Was Responsive Webdesign (RWD) ist, glaubt wohl jeder mehr oder weniger gut zu wissen. Beschäftigt man sich allerdings etwas eingehender mit dem Thema, wird klar, wie viele unterschiedliche Ansätze und Strategien es in Sachen RWD gibt. Wenn ein Kunde sagt, er benötige einen responsiven Webauftritt für sein Unternehmen, ist ihm oft nicht wirklich klar, was er braucht und was sinnvoll ist. Hinzu kommt, dass viele Agenturen und CSS-Style-Guides Seiten als "responsive" anpreisen, ohne dabei genaue technische Möglichkeiten, Systemkonzepte oder Systemversionen aufzuzeigen.

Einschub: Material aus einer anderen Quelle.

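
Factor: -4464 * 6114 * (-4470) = 2^6 * 3^4 * 5^1 * 31^1 * 149^1 * 1019^1 = 121999245120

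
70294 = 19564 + 50730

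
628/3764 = 157/941 ≈ 0.167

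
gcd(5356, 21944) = 52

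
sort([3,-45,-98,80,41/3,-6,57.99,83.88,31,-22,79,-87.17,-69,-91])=[-98,-91,-87.17,-69,-45,-22,-6,3,41/3,31,57.99,79,80,83.88]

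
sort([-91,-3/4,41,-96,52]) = [-96,-91,-3/4,41,52]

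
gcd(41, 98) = 1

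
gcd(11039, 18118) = 1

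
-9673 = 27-9700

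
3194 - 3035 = 159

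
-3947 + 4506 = 559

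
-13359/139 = -96 - 15/139 ≈ -96.11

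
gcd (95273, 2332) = 1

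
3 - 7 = -4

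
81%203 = 81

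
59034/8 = 7379 + 1/4 = 7379.25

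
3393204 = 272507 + 3120697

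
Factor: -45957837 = -1*3^1*29^1*53^1*9967^1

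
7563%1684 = 827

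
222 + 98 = 320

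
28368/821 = 34 + 454/821 ≈ 34.55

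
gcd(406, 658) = 14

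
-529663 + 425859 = -103804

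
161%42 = 35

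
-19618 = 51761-71379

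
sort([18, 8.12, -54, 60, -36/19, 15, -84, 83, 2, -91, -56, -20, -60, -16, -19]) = [-91, -84, -60, -56, -54, -20, -19, -16, -36/19, 2, 8.12, 15, 18, 60, 83]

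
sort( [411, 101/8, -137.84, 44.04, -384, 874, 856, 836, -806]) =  [-806, -384, -137.84, 101/8, 44.04, 411, 836, 856, 874]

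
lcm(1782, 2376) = 7128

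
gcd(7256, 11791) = 907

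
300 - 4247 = -3947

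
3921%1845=231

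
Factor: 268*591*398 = 2^3*3^1*67^1*197^1*199^1 = 63038424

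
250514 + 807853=1058367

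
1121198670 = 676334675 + 444863995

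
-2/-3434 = 1/1717 ≈ 0.000582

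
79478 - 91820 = -12342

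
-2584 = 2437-5021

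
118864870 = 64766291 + 54098579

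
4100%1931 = 238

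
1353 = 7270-5917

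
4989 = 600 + 4389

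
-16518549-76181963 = -92700512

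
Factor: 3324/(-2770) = -1 * 2^1 * 3^1 * 5^(-1) = -6/5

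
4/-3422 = -2/1711 ≈ -0.00117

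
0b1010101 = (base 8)125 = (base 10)85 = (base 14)61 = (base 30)2p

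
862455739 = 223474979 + 638980760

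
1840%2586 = 1840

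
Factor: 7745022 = 2^1*3^2*430279^1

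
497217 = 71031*7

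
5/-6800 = -1/1360 ≈ -0.000735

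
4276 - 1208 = 3068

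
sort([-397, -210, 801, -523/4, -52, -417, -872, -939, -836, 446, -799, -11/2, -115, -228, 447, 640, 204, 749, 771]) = [-939, -872, -836, -799, -417, -397, -228, -210, -523/4, -115, -52, -11/2, 204, 446, 447, 640, 749, 771, 801]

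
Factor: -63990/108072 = -1 * 2^(-2) * 3^2 * 5^1 * 19^(-1) = -45/76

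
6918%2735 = 1448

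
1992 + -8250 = -6258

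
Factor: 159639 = 3^1*127^1*419^1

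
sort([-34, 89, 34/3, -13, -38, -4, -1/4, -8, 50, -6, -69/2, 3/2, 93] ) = [-38, -69/2, -34, -13, -8, -6, -4, -1/4, 3/2, 34/3, 50, 89, 93] 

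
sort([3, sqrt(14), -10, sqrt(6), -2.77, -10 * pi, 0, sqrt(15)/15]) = [-10 * pi, -10, -2.77, 0, sqrt(15)/15, sqrt(6), 3, sqrt(14)]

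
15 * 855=12825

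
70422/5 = 14084 + 2/5 = 14084.40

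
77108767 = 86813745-9704978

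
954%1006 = 954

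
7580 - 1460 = 6120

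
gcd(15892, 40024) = 4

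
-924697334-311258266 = -1235955600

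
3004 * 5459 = 16398836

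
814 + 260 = 1074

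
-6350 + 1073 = -5277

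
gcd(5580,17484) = 372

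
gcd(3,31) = 1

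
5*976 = 4880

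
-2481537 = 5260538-7742075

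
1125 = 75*15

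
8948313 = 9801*913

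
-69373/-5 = 13874 + 3/5 = 13874.60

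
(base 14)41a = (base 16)328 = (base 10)808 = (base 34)nq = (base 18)28g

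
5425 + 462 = 5887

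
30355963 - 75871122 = -45515159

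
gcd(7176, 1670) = 2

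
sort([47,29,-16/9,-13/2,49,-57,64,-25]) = [-57,-25,-13/2,-16/9,29,47,49,64]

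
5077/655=7 + 492/655 ≈ 7.75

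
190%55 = 25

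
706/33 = 21+13/33 ≈ 21.39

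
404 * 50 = 20200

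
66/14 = 4 + 5/7 ≈ 4.71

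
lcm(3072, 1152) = 9216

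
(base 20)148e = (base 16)262e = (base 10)9774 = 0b10011000101110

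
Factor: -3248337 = -1 * 3^1 * 191^1 * 5669^1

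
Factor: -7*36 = -1*2^2*3^2*7^1 = -252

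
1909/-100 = -19 - 9/100 = -19.09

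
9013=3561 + 5452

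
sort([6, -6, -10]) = [-10, -6, 6]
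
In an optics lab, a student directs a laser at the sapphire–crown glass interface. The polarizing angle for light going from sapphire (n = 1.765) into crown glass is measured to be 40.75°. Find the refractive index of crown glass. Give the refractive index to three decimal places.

n ≈ 1.521

At the polarizing angle, tan θ_B = n₂/n₁ with n₁ on the incident side (sapphire) and n₂ on the transmitted side (crown glass).
n₂ = n₁ tan θ_B = 1.765 × tan 40.75° = 1.521.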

Wenn man den Anforderungen eines Projekts wirklich gerecht werden will, ist es mit dem Schlagwort vom Responsive Webdesign allein noch nicht getan. Worauf es ankommt, ist einen genauen Blick auf die Anforderungen des Unternehmens und sein IT-Architekturumfeld zu werfen.

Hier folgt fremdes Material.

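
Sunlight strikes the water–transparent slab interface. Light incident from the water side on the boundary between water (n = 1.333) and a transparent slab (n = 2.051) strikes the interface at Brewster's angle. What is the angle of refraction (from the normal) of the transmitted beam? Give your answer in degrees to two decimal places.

θ_B = arctan(n₂/n₁) = arctan(2.051/1.333) = 56.98°.
Since θ_B + θ_t = 90° at Brewster incidence, θ_t = 90° − 56.98° = 33.02°.

θ_t ≈ 33.02°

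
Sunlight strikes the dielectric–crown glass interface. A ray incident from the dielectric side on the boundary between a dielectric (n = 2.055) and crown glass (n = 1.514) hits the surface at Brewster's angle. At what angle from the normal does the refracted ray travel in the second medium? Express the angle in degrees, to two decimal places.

θ_t ≈ 53.62°

θ_B = arctan(n₂/n₁) = arctan(1.514/2.055) = 36.38°.
Since θ_B + θ_t = 90° at Brewster incidence, θ_t = 90° − 36.38° = 53.62°.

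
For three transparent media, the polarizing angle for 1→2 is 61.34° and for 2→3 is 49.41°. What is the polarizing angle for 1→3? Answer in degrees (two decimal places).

n₂/n₁ = tan 61.34° = 1.8296 and n₃/n₂ = tan 49.41° = 1.1671.
So n₃/n₁ = (n₂/n₁)(n₃/n₂) = 1.8296 × 1.1671 = 2.1353.
θ_B(1→3) = arctan(2.1353) = 64.91°.

θ_B ≈ 64.91°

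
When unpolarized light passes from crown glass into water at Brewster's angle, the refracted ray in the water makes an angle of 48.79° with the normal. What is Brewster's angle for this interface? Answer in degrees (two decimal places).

Since the reflected and refracted rays are at right angles at the polarizing angle, θ_B + θ_t = 90°.
θ_B = 90° − 48.79° = 41.21°.

θ_B ≈ 41.21°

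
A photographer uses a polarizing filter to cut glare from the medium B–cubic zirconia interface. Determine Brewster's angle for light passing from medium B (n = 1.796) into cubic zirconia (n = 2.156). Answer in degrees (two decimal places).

θ_B ≈ 50.20°

tan θ_B = n₂/n₁ = 2.156/1.796 = 1.2004.
So θ_B = arctan 1.2004 = 50.20°.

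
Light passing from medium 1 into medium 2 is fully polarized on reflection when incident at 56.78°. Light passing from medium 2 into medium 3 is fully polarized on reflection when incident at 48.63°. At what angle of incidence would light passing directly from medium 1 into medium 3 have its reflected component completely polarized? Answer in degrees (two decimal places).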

Responsive Webdesign als Reaktion auf Innovation
2010 hat Ethan Marcotte mit seinem Artikel „Responsive Webdesign“ auf „A List Apart“ den Grundstein für eine Diskussion in der Webdesigner- und Entwicklerszene gelegt, die seitdem zu vielen Richtungen, Meinungen und Strategien geführt hat. Grundidee von RWD war es, auf die aufkommenden unterschiedlichen Displaygrößen zu reagieren. Das 2007 eingeführte iPhone hatte mit seinem funktionstüchtigen Webbrowser neue mobile Möglichkeiten eingeleitet. Seitdem sind die Anforderungen an Displaygrößen und Auflösungen immer vielfältiger geworden. Zumal Web Content nicht nur auf Smartphones dargestellt werden muss, sondern inzwischen auch auf Tablets, Smart-TV-Geräten und IoT-Devices. Auf Grund dieser Entwicklung hat auch Google seit November 2016 die „Mobile-first Indexing“ Strategy forciert, welche das Ranking von responsiven Webseiten begünstigt. RWD soll somit neben einer optimalen User Experience auch als ein wichtiger Faktor für langfristige relevante Suchmaschinen Rankings stehen. Um RWD-Anforderungen umzusetzen, müssen unterschiedliche technische Möglichkeiten sowie RWD-Strategien im Zusammenhang mit den Businessanforderungen evaluiert, priorisiert und implementiert werden.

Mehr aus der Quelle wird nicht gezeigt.